While Patricia was upstairs, seeing that Algy got into bed as soon as possible, Arthur walked moodily about before the television. The colour reception was bad this evening, giving the three gentlemen sitting round a BBC table the genial hues of apoplectics. They were all, one of them with considerable pipemanship, being euphoric about world conditions.

Their bland voices only infuriated Arthur. He had no faith in the present government, though it had replaced, less than a year ago, the previous pro-bomb government. He had no faith in the people who supported the government. The shuffle only demonstrated people’s fatuous belief in a political cure for a human condition, Arthur thought.

Throughout the nineteen sixties and seventies, a period representing most of his adult life, Arthur had prided himself on remaining unscared by the dangers of nuclear warfare. “If it comes to the point – well, too bad, but worrying isn’t going to stop it coming”: that had been his commonsense man-in-the-street approach to the whole thing. Politicians, after all, were paid to worry about such matters; he was better occupied fighting his way up Sofftoys Ltd., which he joined in the sixties as a junior traveller.

The bomb tests were on and off in turn, as the Communist countries and the Western ones played their incomprehensible game of ideology; nobody kept count of the detonations, and one grew bored with the occasional scares about increasing radiation in the northern hemisphere and overdoses of strontium in the bones of Lapp reindeer or the teeth of St.

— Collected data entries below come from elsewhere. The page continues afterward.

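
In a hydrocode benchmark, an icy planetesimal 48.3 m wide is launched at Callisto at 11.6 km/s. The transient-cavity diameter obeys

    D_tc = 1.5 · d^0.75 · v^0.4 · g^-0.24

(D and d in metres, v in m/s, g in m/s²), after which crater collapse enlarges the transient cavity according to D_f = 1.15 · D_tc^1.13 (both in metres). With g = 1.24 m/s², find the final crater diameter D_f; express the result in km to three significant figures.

v = 11600 m/s.
d^0.75 = 48.3^0.75 = 18.32
v^0.4 = 11600^0.4 = 42.25
g^-0.24 = 1.24^-0.24 = 0.9497
D_tc = 1.5 × 18.32 × 42.25 × 0.9497 = 1103 m
D_f = 1.15 × (1103)^1.13 = 3154 m
     = 3.154 km

D_f ≈ 3.15 km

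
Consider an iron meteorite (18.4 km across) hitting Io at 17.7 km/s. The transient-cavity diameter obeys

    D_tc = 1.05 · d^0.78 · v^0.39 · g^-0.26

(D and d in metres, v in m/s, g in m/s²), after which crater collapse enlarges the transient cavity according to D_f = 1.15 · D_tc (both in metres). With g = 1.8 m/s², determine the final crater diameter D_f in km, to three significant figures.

In SI: d = 18400 m, v = 17700 m/s.
d^0.78 = 18400^0.78 = 2121
v^0.39 = 17700^0.39 = 45.36
g^-0.26 = 1.8^-0.26 = 0.8583
D_tc = 1.05 × 2121 × 45.36 × 0.8583 = 86700 m
D_f = 1.15 × 86700 = 99705 m
     = 99.70 km

D_f ≈ 99.7 km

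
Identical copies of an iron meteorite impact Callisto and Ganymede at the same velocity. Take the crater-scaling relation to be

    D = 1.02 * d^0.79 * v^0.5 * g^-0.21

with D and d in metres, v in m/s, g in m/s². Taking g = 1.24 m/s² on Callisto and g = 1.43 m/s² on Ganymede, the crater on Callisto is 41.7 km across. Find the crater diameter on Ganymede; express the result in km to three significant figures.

All impactor-dependent factors cancel in the ratio, leaving D_Ganymede/D_Callisto = (g_Ganymede/g_Callisto)^-0.21.
(1.43/1.24)^-0.21 = 1.153^-0.21 = 0.9705
D_Ganymede = 0.9705 × 41.7 km = 40.5 km

D ≈ 40.5 km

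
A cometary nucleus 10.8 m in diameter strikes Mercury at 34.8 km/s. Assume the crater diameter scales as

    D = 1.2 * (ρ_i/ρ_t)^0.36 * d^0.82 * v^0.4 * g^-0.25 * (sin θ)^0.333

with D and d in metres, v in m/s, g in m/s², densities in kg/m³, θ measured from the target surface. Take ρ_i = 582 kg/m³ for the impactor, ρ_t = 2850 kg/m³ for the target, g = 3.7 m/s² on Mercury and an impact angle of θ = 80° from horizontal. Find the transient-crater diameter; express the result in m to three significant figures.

In SI units: v = 34800 m/s.
(ρ_i/ρ_t)^0.36 = (582/2850)^0.36 = 0.5645
d^0.82 = 10.8^0.82 = 7.037
v^0.4 = 34800^0.4 = 65.56
g^-0.25 = 3.7^-0.25 = 0.7210
(sin 80°)^0.333 = 0.9848^0.333 = 0.9949
D = 1.2 × 0.5645 × 7.037 × 65.56 × 0.7210 × 0.9949 = 224.2 m

D ≈ 224 m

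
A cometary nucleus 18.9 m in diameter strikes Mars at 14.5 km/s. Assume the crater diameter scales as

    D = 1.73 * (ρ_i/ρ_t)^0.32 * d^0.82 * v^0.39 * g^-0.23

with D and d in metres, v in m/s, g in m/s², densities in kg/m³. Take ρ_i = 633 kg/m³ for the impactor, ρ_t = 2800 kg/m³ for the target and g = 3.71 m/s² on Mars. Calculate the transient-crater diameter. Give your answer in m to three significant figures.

In SI units: v = 14500 m/s.
(ρ_i/ρ_t)^0.32 = (633/2800)^0.32 = 0.6214
d^0.82 = 18.9^0.82 = 11.14
v^0.39 = 14500^0.39 = 41.97
g^-0.23 = 3.71^-0.23 = 0.7397
D = 1.73 × 0.6214 × 11.14 × 41.97 × 0.7397 = 371.8 m

D ≈ 372 m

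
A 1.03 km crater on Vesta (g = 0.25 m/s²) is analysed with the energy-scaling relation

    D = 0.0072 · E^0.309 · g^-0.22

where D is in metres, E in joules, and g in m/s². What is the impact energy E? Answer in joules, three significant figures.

E ≈ 1.80 × 10^16 J

Rearranging: E = [D / (0.0072 · g^-0.22)]^(1/0.309).
D = 1030 m.
g^-0.22 = 0.25^-0.22 = 1.357
D / (0.0072 × 1.357) = 1030 / (9.770 × 10^-3) = 1.054 × 10^5
E = (1.054 × 10^5)^3.2362 = 1.799 × 10^16 J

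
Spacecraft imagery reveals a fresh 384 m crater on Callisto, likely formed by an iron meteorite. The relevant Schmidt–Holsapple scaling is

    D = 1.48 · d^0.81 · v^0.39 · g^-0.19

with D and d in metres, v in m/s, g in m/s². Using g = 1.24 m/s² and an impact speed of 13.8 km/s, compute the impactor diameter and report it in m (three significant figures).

Rearranging for d: d = [D / (1.48 · 13800^0.39 · 1.24^-0.19)]^(1/0.81).
13800^0.39 = 41.17
1.24^-0.19 = 0.9600
Denominator = 1.48 × 41.17 × 0.9600 = 58.49
D / 58.49 = 384 / 58.49 = 6.565
d = 6.565^(1/0.81) = 6.565^1.2346 = 10.21 m

d ≈ 10.2 m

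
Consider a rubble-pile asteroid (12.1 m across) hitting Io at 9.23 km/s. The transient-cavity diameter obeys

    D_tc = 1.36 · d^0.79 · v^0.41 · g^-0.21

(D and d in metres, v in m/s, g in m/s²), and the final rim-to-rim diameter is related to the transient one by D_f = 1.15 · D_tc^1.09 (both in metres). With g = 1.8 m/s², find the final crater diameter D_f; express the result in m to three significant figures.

D_f ≈ 712 m

v = 9230 m/s.
d^0.79 = 12.1^0.79 = 7.168
v^0.41 = 9230^0.41 = 42.24
g^-0.21 = 1.8^-0.21 = 0.8839
D_tc = 1.36 × 7.168 × 42.24 × 0.8839 = 364.0 m
D_f = 1.15 × (364.0)^1.09 = 711.7 m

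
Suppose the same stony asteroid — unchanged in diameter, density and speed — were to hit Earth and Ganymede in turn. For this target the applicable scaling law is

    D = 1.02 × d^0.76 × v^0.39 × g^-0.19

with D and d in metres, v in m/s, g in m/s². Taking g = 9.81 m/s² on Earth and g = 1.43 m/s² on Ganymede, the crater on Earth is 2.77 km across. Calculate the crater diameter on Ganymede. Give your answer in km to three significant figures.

All impactor-dependent factors cancel in the ratio, leaving D_Ganymede/D_Earth = (g_Ganymede/g_Earth)^-0.19.
(1.43/9.81)^-0.19 = 0.1458^-0.19 = 1.442
D_Ganymede = 1.442 × 2.77 km = 3.99 km

D ≈ 3.99 km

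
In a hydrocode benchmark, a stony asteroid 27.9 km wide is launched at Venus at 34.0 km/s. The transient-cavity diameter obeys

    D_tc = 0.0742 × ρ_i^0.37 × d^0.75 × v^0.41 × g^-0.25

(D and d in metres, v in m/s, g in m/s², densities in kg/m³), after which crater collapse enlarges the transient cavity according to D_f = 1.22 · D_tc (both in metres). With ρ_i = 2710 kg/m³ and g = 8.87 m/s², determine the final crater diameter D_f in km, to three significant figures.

D_f ≈ 152 km

In SI: d = 27900 m, v = 34000 m/s.
ρ_i^0.37 = 2710^0.37 = 18.63
d^0.75 = 27900^0.75 = 2159
v^0.41 = 34000^0.41 = 72.10
g^-0.25 = 8.87^-0.25 = 0.5795
D_tc = 0.0742 × 18.63 × 2159 × 72.10 × 0.5795 = 1.247 × 10^5 m
D_f = 1.22 × 1.247 × 10^5 = 1.521 × 10^5 m
     = 152.1 km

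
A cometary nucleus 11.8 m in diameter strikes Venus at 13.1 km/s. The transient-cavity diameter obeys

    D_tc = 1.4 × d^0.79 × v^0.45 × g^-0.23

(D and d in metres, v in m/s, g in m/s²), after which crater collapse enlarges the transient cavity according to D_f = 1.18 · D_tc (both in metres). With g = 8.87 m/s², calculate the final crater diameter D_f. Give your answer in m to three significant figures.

v = 13100 m/s.
d^0.79 = 11.8^0.79 = 7.027
v^0.45 = 13100^0.45 = 71.25
g^-0.23 = 8.87^-0.23 = 0.6053
D_tc = 1.4 × 7.027 × 71.25 × 0.6053 = 424.3 m
D_f = 1.18 × 424.3 = 500.7 m

D_f ≈ 501 m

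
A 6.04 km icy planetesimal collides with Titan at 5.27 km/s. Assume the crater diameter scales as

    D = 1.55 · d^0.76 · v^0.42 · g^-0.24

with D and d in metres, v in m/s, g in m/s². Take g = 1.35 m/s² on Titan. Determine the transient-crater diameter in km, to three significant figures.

D ≈ 39.4 km

In SI units: d = 6040 m, v = 5270 m/s.
d^0.76 = 6040^0.76 = 747.5
v^0.42 = 5270^0.42 = 36.57
g^-0.24 = 1.35^-0.24 = 0.9305
D = 1.55 × 747.5 × 36.57 × 0.9305 = 39426 m
   = 39.43 km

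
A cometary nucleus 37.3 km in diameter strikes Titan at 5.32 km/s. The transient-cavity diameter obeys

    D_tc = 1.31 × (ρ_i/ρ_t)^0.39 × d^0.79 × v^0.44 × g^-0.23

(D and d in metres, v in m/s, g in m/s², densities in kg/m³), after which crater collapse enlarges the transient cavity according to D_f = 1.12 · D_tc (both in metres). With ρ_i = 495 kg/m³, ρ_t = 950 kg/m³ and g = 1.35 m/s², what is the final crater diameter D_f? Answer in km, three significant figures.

D_f ≈ 189 km

In SI: d = 37300 m, v = 5320 m/s.
(ρ_i/ρ_t)^0.39 = (495/950)^0.39 = 0.7755
d^0.79 = 37300^0.79 = 4089
v^0.44 = 5320^0.44 = 43.59
g^-0.23 = 1.35^-0.23 = 0.9333
D_tc = 1.31 × 0.7755 × 4089 × 43.59 × 0.9333 = 1.690 × 10^5 m
D_f = 1.12 × 1.690 × 10^5 = 1.893 × 10^5 m
     = 189.3 km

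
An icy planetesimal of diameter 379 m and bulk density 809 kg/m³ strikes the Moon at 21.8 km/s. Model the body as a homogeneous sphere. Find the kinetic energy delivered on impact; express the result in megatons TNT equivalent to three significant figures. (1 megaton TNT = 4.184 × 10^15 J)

v = 21800 m/s.
Mass m = (π/6) ρ d³ = (π/6) × 809 × (379)³ = 2.306 × 10^10 kg
E = ½ m v² = 0.5 × 2.306 × 10^10 × (21800)² = 5.480 × 10^18 J
   = 5.480 × 10^18 / 4.184×10^15 = 1310 Mt

E ≈ 1310 Mt TNT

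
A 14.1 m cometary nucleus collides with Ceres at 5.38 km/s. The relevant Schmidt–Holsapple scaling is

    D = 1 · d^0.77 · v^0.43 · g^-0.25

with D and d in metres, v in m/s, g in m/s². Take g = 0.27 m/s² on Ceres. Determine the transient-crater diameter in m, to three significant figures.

D ≈ 428 m

In SI units: v = 5380 m/s.
d^0.77 = 14.1^0.77 = 7.672
v^0.43 = 5380^0.43 = 40.20
g^-0.25 = 0.27^-0.25 = 1.387
D = 1 × 7.672 × 40.20 × 1.387 = 427.8 m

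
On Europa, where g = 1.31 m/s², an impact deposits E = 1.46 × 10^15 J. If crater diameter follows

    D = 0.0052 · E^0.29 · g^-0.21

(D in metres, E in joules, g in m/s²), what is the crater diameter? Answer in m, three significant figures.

E^0.29 = (1.46 × 10^15)^0.29 = 2.498 × 10^4
g^-0.21 = 1.31^-0.21 = 0.9449
D = 0.0052 × 2.498 × 10^4 × 0.9449 = 122.7 m

D ≈ 123 m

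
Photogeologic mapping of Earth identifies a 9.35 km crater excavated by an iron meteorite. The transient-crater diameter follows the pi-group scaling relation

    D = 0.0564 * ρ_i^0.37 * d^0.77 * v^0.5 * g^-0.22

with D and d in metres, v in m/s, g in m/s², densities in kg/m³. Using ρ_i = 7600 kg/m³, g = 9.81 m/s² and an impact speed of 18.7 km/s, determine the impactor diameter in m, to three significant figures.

d ≈ 265 m

Rearranging for d: d = [D / (0.0564 · 7600^0.37 · 18700^0.5 · 9.81^-0.22)]^(1/0.77).
D = 9350 m.
7600^0.37 = 27.28
18700^0.5 = 136.7
9.81^-0.22 = 0.6051
Denominator = 0.0564 × 27.28 × 136.7 × 0.6051 = 127.3
D / 127.3 = 9350 / 127.3 = 73.45
d = 73.45^(1/0.77) = 73.45^1.2987 = 265.1 m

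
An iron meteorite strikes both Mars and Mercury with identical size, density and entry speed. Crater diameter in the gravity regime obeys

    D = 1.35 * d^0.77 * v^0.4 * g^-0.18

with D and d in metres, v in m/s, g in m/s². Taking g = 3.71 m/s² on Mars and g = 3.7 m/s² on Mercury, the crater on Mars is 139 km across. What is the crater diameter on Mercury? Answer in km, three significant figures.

All impactor-dependent factors cancel in the ratio, leaving D_Mercury/D_Mars = (g_Mercury/g_Mars)^-0.18.
(3.7/3.71)^-0.18 = 0.9973^-0.18 = 1.000
D_Mercury = 1.000 × 139 km = 139 km

D ≈ 139 km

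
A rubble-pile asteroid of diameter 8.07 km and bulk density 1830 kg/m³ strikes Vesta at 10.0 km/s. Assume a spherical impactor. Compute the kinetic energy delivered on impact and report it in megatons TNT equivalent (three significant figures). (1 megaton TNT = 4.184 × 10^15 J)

d = 8070 m; v = 10000 m/s.
Mass m = (π/6) ρ d³ = (π/6) × 1830 × (8070)³ = 5.036 × 10^14 kg
E = ½ m v² = 0.5 × 5.036 × 10^14 × (10000)² = 2.518 × 10^22 J
   = 2.518 × 10^22 / 4.184×10^15 = 6.018 × 10^6 Mt

E ≈ 6.02 × 10^6 Mt TNT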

Louis schoolchildren.

With a sort of rudimentary space travel developing in the sixties and seventies, and Mars, Venus, Mercury, and Jupiter being examined, it had seemed only natural that the two leading powers should announce that they were conducting a series of 46 controlled” nuclear detonations in space. The American

“rainbow bomb” in the early sixties proved to be the first of many. People – even scientists – grumbled, but the grumbles went unheeded. And most people felt it must be safer to activate the bombs beyond Earth’s atmosphere.